Elsewhere, it’s business as usual. As the name indicates, this is a 240mm-based solution. The aluminium radiator is decidedly slimline at 27mm, so most cases these days will be able to house it, although the pressure-relief device adds a little more length than would otherwise be needed.
The supplied fans are custom-tuned TF120 S models with nine blades and an all-black design. They’re PWM-enabled, and Deepcool supplies a splitter cable to save you a fan header. Neither this nor the fan cables themselves are braided, however. One feature we do like is the rubberised corners, as these should help with reducing any vibration noise. They are expected to be available to buy in the UK as standalone models on 21st September.

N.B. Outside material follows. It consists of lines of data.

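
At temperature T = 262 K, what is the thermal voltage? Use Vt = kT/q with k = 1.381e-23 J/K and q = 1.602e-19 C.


Step 1: kT = 1.381e-23 * 262 = 3.61822e-21 J
Step 2: Vt = kT/q = 3.61822e-21 / 1.602e-19
Step 3: Vt = 0.02259 V

0.02259


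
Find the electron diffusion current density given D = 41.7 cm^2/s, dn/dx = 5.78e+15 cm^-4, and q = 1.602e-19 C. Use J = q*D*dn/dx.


Step 1: J = q * D * (dn/dx)
Step 2: J = 1.602e-19 * 41.7 * 5.78e+15
Step 3: J = 3.86e-02 A/cm^2

3.86e-02


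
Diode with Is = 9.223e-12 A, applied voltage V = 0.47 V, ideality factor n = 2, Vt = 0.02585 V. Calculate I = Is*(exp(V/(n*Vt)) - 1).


Step 1: V/(n*Vt) = 0.47/(2*0.02585) = 9.0909
Step 2: exp(9.0909) = 8.8742e+03
Step 3: I = 9.223e-12 * (8.8742e+03 - 1) = 8.18e-08 A

8.18e-08


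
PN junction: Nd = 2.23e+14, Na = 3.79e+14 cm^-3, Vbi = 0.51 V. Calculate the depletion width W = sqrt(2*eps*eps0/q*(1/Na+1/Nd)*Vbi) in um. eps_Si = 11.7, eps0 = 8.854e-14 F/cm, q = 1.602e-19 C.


Step 1: 1/Na + 1/Nd = 1/3.79e+14 + 1/2.23e+14 = 7.12283e-15
Step 2: 2*eps*eps0/q = 2*11.7*8.854e-14/1.602e-19 = 1.293281e+07
Step 3: W^2 = 1.293281e+07 * 7.12283e-15 * 0.51 = 4.69803e-08
Step 4: W = sqrt(4.69803e-08) = 2.167e-04 cm = 2.167 um

2.167


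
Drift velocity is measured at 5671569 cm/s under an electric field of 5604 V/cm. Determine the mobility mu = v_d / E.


Step 1: mu = v_d / E
Step 2: mu = 5671569 / 5604
Step 3: mu = 1012.06 cm^2/(V*s)

1012.06


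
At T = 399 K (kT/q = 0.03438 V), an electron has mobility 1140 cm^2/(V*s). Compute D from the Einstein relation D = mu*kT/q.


Step 1: D = mu * (kT/q)
Step 2: D = 1140 * 0.03438
Step 3: D = 39.19 cm^2/s

39.19


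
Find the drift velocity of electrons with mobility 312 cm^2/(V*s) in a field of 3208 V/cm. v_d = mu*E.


Step 1: v_d = mu * E
Step 2: v_d = 312 * 3208 = 1000896
Step 3: v_d = 1.00e+06 cm/s

1.00e+06


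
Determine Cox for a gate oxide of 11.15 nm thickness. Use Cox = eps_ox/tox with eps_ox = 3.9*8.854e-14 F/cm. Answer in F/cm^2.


Step 1: eps_ox = 3.9 * 8.854e-14 = 3.45306e-13 F/cm
Step 2: tox in cm = 11.15 nm * 1e-7 = 1.1150e-06 cm
Step 3: Cox = 3.45306e-13 / 1.1150e-06 = 3.10e-07 F/cm^2

3.10e-07


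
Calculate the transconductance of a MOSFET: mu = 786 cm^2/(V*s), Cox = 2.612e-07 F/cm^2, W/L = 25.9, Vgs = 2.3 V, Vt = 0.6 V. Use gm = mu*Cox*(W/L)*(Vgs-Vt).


Step 1: Vov = Vgs - Vt = 2.3 - 0.6 = 1.7 V
Step 2: gm = mu * Cox * (W/L) * Vov
Step 3: gm = 786 * 2.612e-07 * 25.9 * 1.7 = 9.04e-03 S

9.04e-03


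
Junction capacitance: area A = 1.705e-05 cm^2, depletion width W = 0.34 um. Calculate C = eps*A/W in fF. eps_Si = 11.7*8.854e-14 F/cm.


Step 1: eps_Si = 11.7 * 8.854e-14 = 1.035918e-12 F/cm
Step 2: W in cm = 0.34 * 1e-4 = 3.40e-05 cm
Step 3: C = 1.035918e-12 * 1.705e-05 / 3.40e-05 = 5.194824e-13 F
Step 4: C = 519.48 fF

519.48


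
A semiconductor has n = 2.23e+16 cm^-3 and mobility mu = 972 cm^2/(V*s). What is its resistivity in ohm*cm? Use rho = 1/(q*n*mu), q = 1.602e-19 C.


Step 1: sigma = q * n * mu = 1.602e-19 * 2.23e+16 * 972 = 3.47243e+00 S/cm
Step 2: rho = 1 / sigma = 1 / 3.47243e+00 = 0.288 ohm*cm

0.288


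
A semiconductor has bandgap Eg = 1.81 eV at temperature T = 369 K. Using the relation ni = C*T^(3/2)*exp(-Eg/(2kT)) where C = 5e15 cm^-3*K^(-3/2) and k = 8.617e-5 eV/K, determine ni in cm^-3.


Step 1: Compute kT = 8.617e-5 * 369 = 0.03179673 eV
Step 2: Exponent = -Eg/(2kT) = -1.81/(2*0.03179673) = -28.46205
Step 3: T^(3/2) = 369^1.5 = 7088.26
Step 4: ni = 5e15 * 7088.26 * exp(-28.46205) = 1.54e+07 cm^-3

1.54e+07


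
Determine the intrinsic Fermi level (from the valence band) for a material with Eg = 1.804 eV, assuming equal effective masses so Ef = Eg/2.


Step 1: For an intrinsic semiconductor, the Fermi level sits at midgap.
Step 2: Ef = Eg / 2 = 1.804 / 2 = 0.902 eV

0.902


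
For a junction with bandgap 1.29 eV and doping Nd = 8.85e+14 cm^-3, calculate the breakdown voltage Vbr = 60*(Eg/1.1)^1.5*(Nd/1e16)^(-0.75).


Step 1: Eg/1.1 = 1.29/1.1 = 1.172727
Step 2: (Eg/1.1)^1.5 = 1.172727^1.5 = 1.269976
Step 3: (Nd/1e16)^(-0.75) = (0.0885)^(-0.75) = 6.163005
Step 4: Vbr = 60 * 1.269976 * 6.163005 = 469.6 V

469.6


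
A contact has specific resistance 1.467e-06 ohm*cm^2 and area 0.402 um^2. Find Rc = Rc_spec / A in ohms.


Step 1: Convert area to cm^2: 0.402 um^2 = 4.0200e-09 cm^2
Step 2: Rc = Rc_spec / A = 1.467e-06 / 4.0200e-09
Step 3: Rc = 3.65e+02 ohms

3.65e+02


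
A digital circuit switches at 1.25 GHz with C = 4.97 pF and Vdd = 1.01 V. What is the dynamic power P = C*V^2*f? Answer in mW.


Step 1: V^2 = 1.01^2 = 1.0201 V^2
Step 2: P = C*V^2*f = 4.97e-12 F * 1.0201 * 1.25e9 Hz
Step 3: P = 6.33737125e-03 W
Step 4: P = 6.337 mW

6.337


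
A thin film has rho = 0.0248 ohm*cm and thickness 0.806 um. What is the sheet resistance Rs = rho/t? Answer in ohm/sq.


Step 1: Convert thickness to cm: t = 0.806 um = 8.0600e-05 cm
Step 2: Rs = rho / t = 0.0248 / 8.0600e-05
Step 3: Rs = 307.7 ohm/sq

307.7


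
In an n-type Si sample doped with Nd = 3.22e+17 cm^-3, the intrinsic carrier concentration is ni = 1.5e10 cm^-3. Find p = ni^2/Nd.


Step 1: Since Nd >> ni, n ≈ Nd = 3.22e+17 cm^-3
Step 2: p = ni^2 / n = (1.5e10)^2 / 3.22e+17
Step 3: p = 2.25e20 / 3.22e+17 = 6.99e+02 cm^-3

6.99e+02


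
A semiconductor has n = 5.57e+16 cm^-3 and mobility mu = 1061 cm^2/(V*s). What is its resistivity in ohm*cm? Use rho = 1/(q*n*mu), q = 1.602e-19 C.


Step 1: sigma = q * n * mu = 1.602e-19 * 5.57e+16 * 1061 = 9.46745e+00 S/cm
Step 2: rho = 1 / sigma = 1 / 9.46745e+00 = 0.1056 ohm*cm

0.1056


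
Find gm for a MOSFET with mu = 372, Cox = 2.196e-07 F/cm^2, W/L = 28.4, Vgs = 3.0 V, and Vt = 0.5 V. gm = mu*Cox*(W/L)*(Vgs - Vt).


Step 1: Vov = Vgs - Vt = 3.0 - 0.5 = 2.5 V
Step 2: gm = mu * Cox * (W/L) * Vov
Step 3: gm = 372 * 2.196e-07 * 28.4 * 2.5 = 5.80e-03 S

5.80e-03


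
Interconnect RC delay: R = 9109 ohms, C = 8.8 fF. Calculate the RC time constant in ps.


Step 1: tau = R * C
Step 2: tau = 9109 * 8.8 fF = 9109 * 8.8e-15 F
Step 3: tau = 8.01592e-11 s = 80.1592 ps

80.1592


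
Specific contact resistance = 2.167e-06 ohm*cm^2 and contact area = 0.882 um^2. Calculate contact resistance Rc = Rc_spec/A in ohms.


Step 1: Convert area to cm^2: 0.882 um^2 = 8.8200e-09 cm^2
Step 2: Rc = Rc_spec / A = 2.167e-06 / 8.8200e-09
Step 3: Rc = 2.46e+02 ohms

2.46e+02


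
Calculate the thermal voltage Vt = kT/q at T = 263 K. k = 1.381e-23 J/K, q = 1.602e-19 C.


Step 1: kT = 1.381e-23 * 263 = 3.63203e-21 J
Step 2: Vt = kT/q = 3.63203e-21 / 1.602e-19
Step 3: Vt = 0.02267 V

0.02267


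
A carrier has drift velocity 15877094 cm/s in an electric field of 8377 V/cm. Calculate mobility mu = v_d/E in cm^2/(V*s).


Step 1: mu = v_d / E
Step 2: mu = 15877094 / 8377
Step 3: mu = 1895.32 cm^2/(V*s)

1895.32


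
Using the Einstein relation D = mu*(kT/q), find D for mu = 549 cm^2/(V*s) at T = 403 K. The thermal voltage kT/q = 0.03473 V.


Step 1: D = mu * (kT/q)
Step 2: D = 549 * 0.03473
Step 3: D = 19.07 cm^2/s

19.07


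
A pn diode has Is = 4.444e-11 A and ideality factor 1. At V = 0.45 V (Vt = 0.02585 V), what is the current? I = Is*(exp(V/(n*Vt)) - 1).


Step 1: V/(n*Vt) = 0.45/(1*0.02585) = 17.4081
Step 2: exp(17.4081) = 3.6328e+07
Step 3: I = 4.444e-11 * (3.6328e+07 - 1) = 1.61e-03 A

1.61e-03


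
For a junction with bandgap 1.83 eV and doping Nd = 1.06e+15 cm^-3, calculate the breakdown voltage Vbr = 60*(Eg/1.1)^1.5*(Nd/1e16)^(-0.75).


Step 1: Eg/1.1 = 1.83/1.1 = 1.663636
Step 2: (Eg/1.1)^1.5 = 1.663636^1.5 = 2.145791
Step 3: (Nd/1e16)^(-0.75) = (0.106)^(-0.75) = 5.382953
Step 4: Vbr = 60 * 2.145791 * 5.382953 = 693.0 V

693.0


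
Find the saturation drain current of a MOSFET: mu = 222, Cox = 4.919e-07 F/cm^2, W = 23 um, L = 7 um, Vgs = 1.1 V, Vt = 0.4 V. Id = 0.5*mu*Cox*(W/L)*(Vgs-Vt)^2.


Step 1: Overdrive voltage Vov = Vgs - Vt = 1.1 - 0.4 = 0.7 V
Step 2: W/L = 23/7 = 3.28571
Step 3: Id = 0.5 * 222 * 4.919e-07 * 3.28571 * 0.7^2
Step 4: Id = 8.79e-05 A

8.79e-05


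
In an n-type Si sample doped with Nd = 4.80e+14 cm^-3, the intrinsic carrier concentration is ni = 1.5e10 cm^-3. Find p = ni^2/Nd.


Step 1: Since Nd >> ni, n ≈ Nd = 4.80e+14 cm^-3
Step 2: p = ni^2 / n = (1.5e10)^2 / 4.80e+14
Step 3: p = 2.25e20 / 4.80e+14 = 4.69e+05 cm^-3

4.69e+05


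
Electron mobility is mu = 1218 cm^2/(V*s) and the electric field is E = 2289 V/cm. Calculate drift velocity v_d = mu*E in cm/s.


Step 1: v_d = mu * E
Step 2: v_d = 1218 * 2289 = 2788002
Step 3: v_d = 2.79e+06 cm/s

2.79e+06


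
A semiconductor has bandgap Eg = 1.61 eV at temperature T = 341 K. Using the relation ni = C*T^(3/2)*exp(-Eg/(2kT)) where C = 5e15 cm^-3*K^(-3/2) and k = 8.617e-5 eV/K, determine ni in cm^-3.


Step 1: Compute kT = 8.617e-5 * 341 = 0.02938397 eV
Step 2: Exponent = -Eg/(2kT) = -1.61/(2*0.02938397) = -27.39589
Step 3: T^(3/2) = 341^1.5 = 6296.97
Step 4: ni = 5e15 * 6296.97 * exp(-27.39589) = 3.98e+07 cm^-3

3.98e+07


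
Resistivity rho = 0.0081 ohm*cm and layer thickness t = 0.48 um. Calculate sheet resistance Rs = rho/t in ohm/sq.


Step 1: Convert thickness to cm: t = 0.48 um = 4.8000e-05 cm
Step 2: Rs = rho / t = 0.0081 / 4.8000e-05
Step 3: Rs = 168.8 ohm/sq

168.8


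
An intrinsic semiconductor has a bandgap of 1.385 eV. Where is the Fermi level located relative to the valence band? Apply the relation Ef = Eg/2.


Step 1: For an intrinsic semiconductor, the Fermi level sits at midgap.
Step 2: Ef = Eg / 2 = 1.385 / 2 = 0.6925 eV

0.6925


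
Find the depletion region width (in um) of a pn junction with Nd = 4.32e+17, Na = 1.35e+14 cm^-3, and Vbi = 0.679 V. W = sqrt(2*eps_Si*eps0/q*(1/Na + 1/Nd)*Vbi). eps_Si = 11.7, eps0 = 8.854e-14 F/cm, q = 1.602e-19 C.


Step 1: 1/Na + 1/Nd = 1/1.35e+14 + 1/4.32e+17 = 7.40972e-15
Step 2: 2*eps*eps0/q = 2*11.7*8.854e-14/1.602e-19 = 1.293281e+07
Step 3: W^2 = 1.293281e+07 * 7.40972e-15 * 0.679 = 6.50676e-08
Step 4: W = sqrt(6.50676e-08) = 2.551e-04 cm = 2.551 um

2.551


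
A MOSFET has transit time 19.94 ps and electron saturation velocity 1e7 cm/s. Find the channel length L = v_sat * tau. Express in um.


Step 1: tau in seconds = 19.94 ps * 1e-12 = 1.9940e-11 s
Step 2: L = v_sat * tau = 1e7 * 1.9940e-11 = 1.9940e-04 cm
Step 3: L in um = 1.9940e-04 * 1e4 = 1.994 um

1.994


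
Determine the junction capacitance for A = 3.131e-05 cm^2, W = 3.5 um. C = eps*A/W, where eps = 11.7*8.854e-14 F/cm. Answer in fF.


Step 1: eps_Si = 11.7 * 8.854e-14 = 1.035918e-12 F/cm
Step 2: W in cm = 3.5 * 1e-4 = 3.50e-04 cm
Step 3: C = 1.035918e-12 * 3.131e-05 / 3.50e-04 = 9.267026e-14 F
Step 4: C = 92.67 fF

92.67


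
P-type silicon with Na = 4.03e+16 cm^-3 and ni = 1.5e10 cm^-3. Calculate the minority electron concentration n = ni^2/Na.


Step 1: Majority hole concentration p ≈ Na = 4.03e+16 cm^-3
Step 2: n = ni^2 / Na = (1.5e10)^2 / 4.03e+16
Step 3: n = 5.58e+03 cm^-3

5.58e+03


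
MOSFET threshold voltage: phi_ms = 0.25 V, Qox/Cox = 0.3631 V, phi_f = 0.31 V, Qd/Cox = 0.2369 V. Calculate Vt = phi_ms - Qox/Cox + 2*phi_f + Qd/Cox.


Step 1: Vt = phi_ms - Qox/Cox + 2*phi_f + Qd/Cox
Step 2: Vt = 0.25 - 0.3631 + 2*0.31 + 0.2369
Step 3: Vt = 0.25 - 0.3631 + 0.62 + 0.2369
Step 4: Vt = 0.7438 V

0.7438


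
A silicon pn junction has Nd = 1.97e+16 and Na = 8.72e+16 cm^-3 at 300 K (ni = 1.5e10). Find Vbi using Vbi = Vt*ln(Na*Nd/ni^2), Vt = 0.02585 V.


Step 1: Compute Na*Nd/ni^2 = 8.72e+16 * 1.97e+16 / (1.5e10)^2 = 7.6348e+12
Step 2: ln(7.6348e+12) = 29.6637
Step 3: Vbi = 0.02585 * 29.6637 = 0.767 V

0.767


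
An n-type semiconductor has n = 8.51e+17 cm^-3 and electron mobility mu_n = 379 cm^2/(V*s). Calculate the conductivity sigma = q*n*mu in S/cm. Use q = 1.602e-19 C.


Step 1: sigma = q * n * mu
Step 2: sigma = 1.602e-19 * 8.51e+17 * 379
Step 3: sigma = 5.167e+01 S/cm

5.167e+01


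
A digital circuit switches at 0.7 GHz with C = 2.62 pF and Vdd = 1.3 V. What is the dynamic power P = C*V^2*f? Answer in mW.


Step 1: V^2 = 1.3^2 = 1.69 V^2
Step 2: P = C*V^2*f = 2.62e-12 F * 1.69 * 0.7e9 Hz
Step 3: P = 3.09946e-03 W
Step 4: P = 3.099 mW

3.099


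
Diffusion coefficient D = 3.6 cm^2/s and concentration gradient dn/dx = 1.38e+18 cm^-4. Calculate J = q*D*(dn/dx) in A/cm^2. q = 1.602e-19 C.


Step 1: J = q * D * (dn/dx)
Step 2: J = 1.602e-19 * 3.6 * 1.38e+18
Step 3: J = 7.96e-01 A/cm^2

7.96e-01


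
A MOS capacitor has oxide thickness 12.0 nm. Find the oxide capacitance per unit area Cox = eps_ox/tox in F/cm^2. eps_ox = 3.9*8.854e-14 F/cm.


Step 1: eps_ox = 3.9 * 8.854e-14 = 3.45306e-13 F/cm
Step 2: tox in cm = 12.0 nm * 1e-7 = 1.2000e-06 cm
Step 3: Cox = 3.45306e-13 / 1.2000e-06 = 2.88e-07 F/cm^2

2.88e-07


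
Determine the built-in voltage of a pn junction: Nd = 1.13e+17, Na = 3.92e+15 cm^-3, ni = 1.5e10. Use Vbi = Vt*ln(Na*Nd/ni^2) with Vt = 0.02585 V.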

The tubes have a good quality braiding, and we feel they are just right in terms of thickness too. They are highly resistant to kinking but easy to manoeuvre.
The pump unit is relatively tall, and the copper baseplate is on the large side – the cooler supports Socket TR4 out of the box. Thermal paste is pre-applied, and the amount is sensible, but you don’t get any extra, so you’ll need some to hand should you ever need to remount it. Deepcool says it is now using 25 percent extra skived fins on the reverse side (where the coolant hits), which means more exposed surface area – generally a good thing.
The transparent pump unit top gives you great visibility of the addressable RGB lighting inside, the quality of which is really rather nice. There’s also an external ring of RGB light which further adds to the attractiveness.
You get labelled cables to help you hook it up properly to your chosen motherboard brand; alternatively, a SATA-powered controller lets you cycle through a bunch of colours and effects. It’s plastic and cheap, but it does what it needs to.
Another aesthetic design tweak is the removable logo cap inside. The top simply twists off, and the logo cap can then be popped out easily. The default Gamer Storm one can be swapped to a supplied blank one which you can customise should you wish. It’s also handy that the design allows for rotation so you can match it to the cooler’s orientation.
We tested this cooler on both Intel LGA 1151 and AMD Socket AM4. The mounting process isn’t spring-assisted, sadly, but it is nevertheless very easy for both sockets, and we’ve no real complaints in this department other than the lack of additional thermal paste.